Было выяснено, что ни телеграмм, ни писем от хозяина не поступало вот уже десять дней. Это обстоятельство признавалось самым тревожным. В сущности для всех трагедия была почти достаточно очевидна. Лишь легкие тени надежды мелькали в душе Нины. Они только мучили ее, сбивали, не принося успокоения.
— Во всяком случае, — сказал священник, — я полагал бы целесообразным торжественную панихиду отложить до тех пор, пока факт абстрактный, не дай бог, станет фактом конкретным. — Он почувствовал, что допустил некоторую неловкость, и, чтоб сгладить впечатление, добавил:
— Впрочем, я интуитивно чувствую, что Прохор Петрович жив.
Волк опять быстро замолол хвостом и соскочил с кушетки.
— А ежели — да, что мне делать? — опущенные глаза Нины опять заволоклись слезой.
— Ехать в Питер или…
— Или предоставить доставку останков усопшего Иннокентию Филатычу и вашему папаше? — перебил священник. — Я полагал бы, вам бросать дела и хрупкую Верочку не следует.
— Что касается ведения дел, — сказал Протасов, выпустив густые клубы дыма, — то я ручаюсь головой, что дела ни в малой степени не пострадают.
— Я в этом уверена, — попробовала робко, сквозь слезы, улыбнуться ему Нина.
Протасов перехватил улыбку, как луч солнца, по-своему оценил ее и спрятал в сердце.
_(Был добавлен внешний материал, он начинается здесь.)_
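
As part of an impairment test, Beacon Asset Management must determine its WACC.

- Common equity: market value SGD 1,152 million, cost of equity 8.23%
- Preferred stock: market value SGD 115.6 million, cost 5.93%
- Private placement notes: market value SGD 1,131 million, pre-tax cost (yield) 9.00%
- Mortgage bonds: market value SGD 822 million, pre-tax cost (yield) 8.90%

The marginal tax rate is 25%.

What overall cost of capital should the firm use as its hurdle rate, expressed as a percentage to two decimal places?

7.23%

Total capital V = 1152 + 115.6 + 1131 + 822 = 3220.6.
Equity: weight = 1152/3220.6 = 0.3577; cost = 8.23%.
Preferred: weight = 115.6/3220.6 = 0.0359; cost = 5.93%.
Private placement notes: weight = 1131/3220.6 = 0.3512; after-tax cost = 9% × (1 − 25%) = 6.7500%.
Mortgage bonds: weight = 822/3220.6 = 0.2552; after-tax cost = 8.9% × (1 − 25%) = 6.6750%.
WACC = 0.3577 × 8.2300% + 0.0359 × 5.9300% + 0.3512 × 6.7500% + 0.2552 × 6.6750% = 7.2308%.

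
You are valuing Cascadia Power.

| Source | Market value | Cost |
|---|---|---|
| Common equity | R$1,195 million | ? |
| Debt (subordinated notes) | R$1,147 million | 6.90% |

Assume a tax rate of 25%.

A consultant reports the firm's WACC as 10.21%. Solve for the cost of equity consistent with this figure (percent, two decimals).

15.04%

Total capital V = 1195 + 1147 = 2342.
Equity weight = 1195/2342 = 0.5102.
Subordinated notes weight = 1147/2342 = 0.4898.
Debt contribution = 0.4898 × 6.9% × (1 − 25%) = 2.5345%.
Required equity contribution = 10.21% − 2.5345% = 7.6755%.
Re = 7.6755% / 0.5102 = 15.0428%.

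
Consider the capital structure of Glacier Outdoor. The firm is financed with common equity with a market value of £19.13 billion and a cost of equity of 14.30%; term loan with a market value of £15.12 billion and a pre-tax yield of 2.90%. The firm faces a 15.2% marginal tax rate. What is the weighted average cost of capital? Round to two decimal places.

9.07%

Total capital V = 19.13 + 15.12 = 34.25.
Equity: weight = 19.13/34.25 = 0.5585; cost = 14.3%.
Term loan: weight = 15.12/34.25 = 0.4415; after-tax cost = 2.9% × (1 − 15.2%) = 2.4592%.
WACC = 0.5585 × 14.3000% + 0.4415 × 2.4592% = 9.0728%.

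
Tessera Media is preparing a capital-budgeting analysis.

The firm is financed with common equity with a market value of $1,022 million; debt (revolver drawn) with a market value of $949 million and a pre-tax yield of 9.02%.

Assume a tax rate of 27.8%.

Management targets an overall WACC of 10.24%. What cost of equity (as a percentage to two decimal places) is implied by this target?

Total capital V = 1022 + 949 = 1971.
Equity weight = 1022/1971 = 0.5185.
Revolver drawn weight = 949/1971 = 0.4815.
Debt contribution = 0.4815 × 9.02% × (1 − 27.8%) = 3.1356%.
Required equity contribution = 10.24% − 3.1356% = 7.1044%.
Re = 7.1044% / 0.5185 = 13.7013%.

13.70%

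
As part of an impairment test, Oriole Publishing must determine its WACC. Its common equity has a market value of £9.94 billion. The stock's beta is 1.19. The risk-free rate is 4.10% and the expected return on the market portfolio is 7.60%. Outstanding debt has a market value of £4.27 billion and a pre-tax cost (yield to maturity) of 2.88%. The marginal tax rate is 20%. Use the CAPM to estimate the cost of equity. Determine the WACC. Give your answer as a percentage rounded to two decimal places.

Market risk premium = 7.6% − 4.1% = 3.5%.
Cost of equity via CAPM: Re = 4.1% + 1.19 × 3.5% = 8.2650%.
Total capital V = 9.94 + 4.27 = 14.21.
Equity: weight = 9.94/14.21 = 0.6995; cost = 8.265%.
Debt: weight = 4.27/14.21 = 0.3005; after-tax cost = 2.88% × (1 − 20%) = 2.3040%.
WACC = 0.6995 × 8.2650% + 0.3005 × 2.3040% = 6.4738%.

6.47%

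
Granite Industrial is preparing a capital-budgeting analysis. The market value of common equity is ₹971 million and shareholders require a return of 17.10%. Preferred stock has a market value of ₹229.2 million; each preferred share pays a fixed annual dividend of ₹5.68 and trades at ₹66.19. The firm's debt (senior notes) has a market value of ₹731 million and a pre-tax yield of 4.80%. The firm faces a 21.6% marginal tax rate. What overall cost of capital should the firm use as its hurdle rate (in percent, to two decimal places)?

11.04%

Cost of preferred: Rp = 5.68 / 66.19 = 8.5814%.
Total capital V = 971 + 229.2 + 731 = 1931.2.
Equity: weight = 971/1931.2 = 0.5028; cost = 17.1%.
Preferred: weight = 229.2/1931.2 = 0.1187; cost = 8.5814%.
Senior notes: weight = 731/1931.2 = 0.3785; after-tax cost = 4.8% × (1 − 21.6%) = 3.7632%.
WACC = 0.5028 × 17.1000% + 0.1187 × 8.5814% + 0.3785 × 3.7632% = 11.0407%.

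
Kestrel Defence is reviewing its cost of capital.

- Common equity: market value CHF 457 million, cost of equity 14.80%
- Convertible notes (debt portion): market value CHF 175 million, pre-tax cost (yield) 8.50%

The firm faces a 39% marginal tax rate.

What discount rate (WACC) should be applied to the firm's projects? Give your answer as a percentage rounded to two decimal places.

12.14%

Total capital V = 457 + 175 = 632.
Equity: weight = 457/632 = 0.7231; cost = 14.8%.
Convertible notes (debt portion): weight = 175/632 = 0.2769; after-tax cost = 8.5% × (1 − 39%) = 5.1850%.
WACC = 0.7231 × 14.8000% + 0.2769 × 5.1850% = 12.1376%.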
Сердцу стало жутко, страшно и приятно.
Удрученней всех, пожалуй, чувствовала себя Анна Иннокентьевна. Лавку сегодня она не отпирала, а сидела в спальне полураздетая, окруженная кумушками, старушками, шептуньями, и, плача, неистово кричала:
— Папашеньку моего засудят!.. Папашеньку моего засудят!..
В своей искренней печали не отставал от нее и дьякон Ферапонт. Прохор выписал его с Урала как искуснейшего кузнеца. Он всей душой был привязан к Прохору. Сколько раз ходили они вместе с ним на опасную охоту. Однажды медведь смял
Прохора, — кузнец взмахом тяжелого топора сразу почти отсек зверю мохнатую башку. Прохор в долгу не остался, — он вдвое увеличил кузнецу жалованье и подарил ему хорошее ружье. Прохор, как и прочие, всегда поражался громоносным его голосом. Однажды стадо коров, напуганное заполошным зыком Ферапонта, примчалось с выгона в поселок, а бык ринулся в болото, завяз там по уши и сдох.